Engaging as the racing was, it couldn’t mirror the real thing. The touch and feel of motor racing is something else. The risk is palpable. It’s felt in two drivers dueling each other for many corners at high speeds. It’s felt in mechanics trying to change four tyres in under three seconds. The virtual race did, however, have one thing that F1 has aspired—and failed—for the longest time: closeness of competition.
All the virtual cars on Sunday were identical in their setup, which bunched them up. It was an equal-opportunity sport. This was a contrast to F1, which tends to differentiate teams by how much money they have to develop a car and how well they do that. Thus, technology and the car play an outsized role relative to driver skills.
One measure of the importance of the car is to look at how teams fare at the beginning of the season, when they show their technological hand for the season. If technology is playing an outsized role, chances are, the driver and team that starts strong will also go on to win.
In order to assess if that was happening, we looked at data from the last 70 years on how drivers/teams were placed at the end of five races (which is, today, about a quarter of season) and at the end of the season. In the last three decades, in 70-80% of seasons, the driver leading after five races has also gone on to win the title. In the team championship, that number increases to 80-90%.
Similar numbers, underscoring a dominance at the top, was seen when Formula 1 was taking shape in the 1950s and 1960s. But in the 1970s and 1980s, success in the sport became less predictable. In both those decades, only 30% of drivers went from leading after five races to winning a title.
The last three decades in F1 have been characterized by hegemony. One to three teams, out of the 10 that are typically there, have tended to be many cuts above the rest. Today, these are Mercedes, Ferrari and Red Bull. Mercedes, for example, has won all its seven titles while leading after five races.
Of the 10 drivers who have won more than three titles apiece, there’s a dominant streak of them leading after five races. Of the 42 titles between these 10 drivers, 26 were won while leading after the first five races of the season. Michael Schumacher won six of his seven titles, and Lewis Hamilton four of his six titles, while leading after the first five races.
The one exception in this set is Niki Lauda, the feisty and much-loved Austrian who passed away last year. All his three driver titles came despite not leading after the first five races, in 1975, 1977 and 1984.
He raced in the decades when F1 was more open, allowing both manufacturers and independent teams to co-exist and compete. In the way the sport has evolved since, a gap has opened up, and created a financial hierarchy of haves and have-nots.
Even at the top, the performance gap can be sizeable. In F1, point gaps above 25% are substantial and take some doing to bridge. In the 1990s and 2000s, the average lead a driver/team was opening after five races exceeded 25% by some margin. In the last decade, this gap has been much closer, which suggests teams at the top rung are getting closer to each other.
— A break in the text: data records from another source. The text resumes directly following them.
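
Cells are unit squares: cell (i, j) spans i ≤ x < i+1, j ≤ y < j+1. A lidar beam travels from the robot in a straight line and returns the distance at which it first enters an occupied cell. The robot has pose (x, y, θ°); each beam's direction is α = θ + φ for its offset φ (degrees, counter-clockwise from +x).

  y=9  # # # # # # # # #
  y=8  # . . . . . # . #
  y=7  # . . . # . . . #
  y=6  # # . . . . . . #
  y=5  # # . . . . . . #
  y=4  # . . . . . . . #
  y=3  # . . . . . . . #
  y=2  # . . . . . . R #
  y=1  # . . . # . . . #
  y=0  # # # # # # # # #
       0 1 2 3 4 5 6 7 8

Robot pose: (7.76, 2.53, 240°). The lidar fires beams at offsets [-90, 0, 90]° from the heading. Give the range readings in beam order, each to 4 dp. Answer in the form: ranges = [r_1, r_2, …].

ranges = [6.6511, 1.7667, 0.2771]

beam 1: φ=-90°, α=150°
  d=(-0.8660,0.5000)  start (7,2)  tX=0.8776 tY=0.9400  stride 1/|dx|=1.1547 1/|dy|=2.0000
    cross x-line → (6,2), t=0.8776
    cross y-line → (6,3), t=0.9400
    cross x-line → (5,3), t=2.0323
    cross y-line → (5,4), t=2.9400
    cross x-line → (4,4), t=3.1870
    cross x-line → (3,4), t=4.3417
    cross y-line → (3,5), t=4.9400
    cross x-line → (2,5), t=5.4964
    cross x-line → (1,5), t=6.6511 (wall)
  → r_1 = 6.6511
beam 2: φ=0°, α=240°
  d=(-0.5000,-0.8660)  start (7,2)  tX=1.5200 tY=0.6120  stride 1/|dx|=2.0000 1/|dy|=1.1547
    cross y-line → (7,1), t=0.6120
    cross x-line → (6,1), t=1.5200
    cross y-line → (6,0), t=1.7667 (wall)
  → r_2 = 1.7667
beam 3: φ=90°, α=330°
  d=(0.8660,-0.5000)  start (7,2)  tX=0.2771 tY=1.0600  stride 1/|dx|=1.1547 1/|dy|=2.0000
    cross x-line → (8,2), t=0.2771 (wall)
  → r_3 = 0.2771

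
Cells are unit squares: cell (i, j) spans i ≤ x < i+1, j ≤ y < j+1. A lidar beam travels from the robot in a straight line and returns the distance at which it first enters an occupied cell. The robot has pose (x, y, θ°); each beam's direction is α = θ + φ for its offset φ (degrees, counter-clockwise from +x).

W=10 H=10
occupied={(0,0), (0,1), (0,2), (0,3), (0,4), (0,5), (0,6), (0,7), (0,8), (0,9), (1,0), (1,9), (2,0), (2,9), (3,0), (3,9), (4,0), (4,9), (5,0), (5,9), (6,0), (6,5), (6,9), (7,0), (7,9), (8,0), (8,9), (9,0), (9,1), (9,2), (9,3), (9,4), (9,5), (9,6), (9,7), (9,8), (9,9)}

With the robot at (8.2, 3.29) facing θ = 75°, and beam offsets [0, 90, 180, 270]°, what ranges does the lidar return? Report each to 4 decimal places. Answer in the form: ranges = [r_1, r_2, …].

beam 1: φ=0°, α=75°
  cosα=0.2588 sinα=0.9659 | (8,3) | tMaxX 3.0910 tMaxY 0.7350 | tΔX 3.8637 tΔY 1.0353
    t=0.7350 [y] (8,4)
    t=1.7703 [y] (8,5)
    t=2.8056 [y] (8,6)
    t=3.0910 [x] (9,6) — stop
  → r_1 = 3.0910
beam 2: φ=90°, α=165°
  cosα=-0.9659 sinα=0.2588 | (8,3) | tMaxX 0.2071 tMaxY 2.7432 | tΔX 1.0353 tΔY 3.8637
    t=0.2071 [x] (7,3)
    t=1.2423 [x] (6,3)
    t=2.2776 [x] (5,3)
    t=2.7432 [y] (5,4)
    t=3.3129 [x] (4,4)
    t=4.3482 [x] (3,4)
    t=5.3834 [x] (2,4)
    t=6.4187 [x] (1,4)
    t=6.6069 [y] (1,5)
    t=7.4540 [x] (0,5) — stop
  → r_2 = 7.4540
beam 3: φ=180°, α=255°
  cosα=-0.2588 sinα=-0.9659 | (8,3) | tMaxX 0.7727 tMaxY 0.3002 | tΔX 3.8637 tΔY 1.0353
    t=0.3002 [y] (8,2)
    t=0.7727 [x] (7,2)
    t=1.3355 [y] (7,1)
    t=2.3708 [y] (7,0) — stop
  → r_3 = 2.3708
beam 4: φ=270°, α=345°
  cosα=0.9659 sinα=-0.2588 | (8,3) | tMaxX 0.8282 tMaxY 1.1205 | tΔX 1.0353 tΔY 3.8637
    t=0.8282 [x] (9,3) — stop
  → r_4 = 0.8282

ranges = [3.0910, 7.4540, 2.3708, 0.8282]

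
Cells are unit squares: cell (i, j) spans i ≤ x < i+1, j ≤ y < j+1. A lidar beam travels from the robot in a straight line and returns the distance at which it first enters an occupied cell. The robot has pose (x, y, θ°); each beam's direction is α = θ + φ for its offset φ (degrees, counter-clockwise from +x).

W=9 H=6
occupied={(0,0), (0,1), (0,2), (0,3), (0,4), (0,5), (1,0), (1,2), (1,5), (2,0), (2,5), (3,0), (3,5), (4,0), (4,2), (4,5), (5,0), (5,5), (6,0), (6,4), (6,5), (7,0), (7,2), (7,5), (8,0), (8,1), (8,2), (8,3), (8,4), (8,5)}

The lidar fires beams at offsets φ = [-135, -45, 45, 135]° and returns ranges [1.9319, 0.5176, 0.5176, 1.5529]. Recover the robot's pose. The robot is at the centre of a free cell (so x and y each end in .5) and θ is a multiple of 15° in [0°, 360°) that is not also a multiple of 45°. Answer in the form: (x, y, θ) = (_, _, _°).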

But it’s still not quite where a premier racing series ought to be.
The year 2021 is tipped to be a seminal one for F1, as it aims for greater parity between teams. This has two aspects. The first aspect is financial, with a spending cap being imposed on teams to reduce the variance between budgets of the top 3-4 teams and those below. The second aspect is racing: an overhaul in car design and specifications to increase racing. For now, gap or not, it would just be good to get back to racing in a safe environment.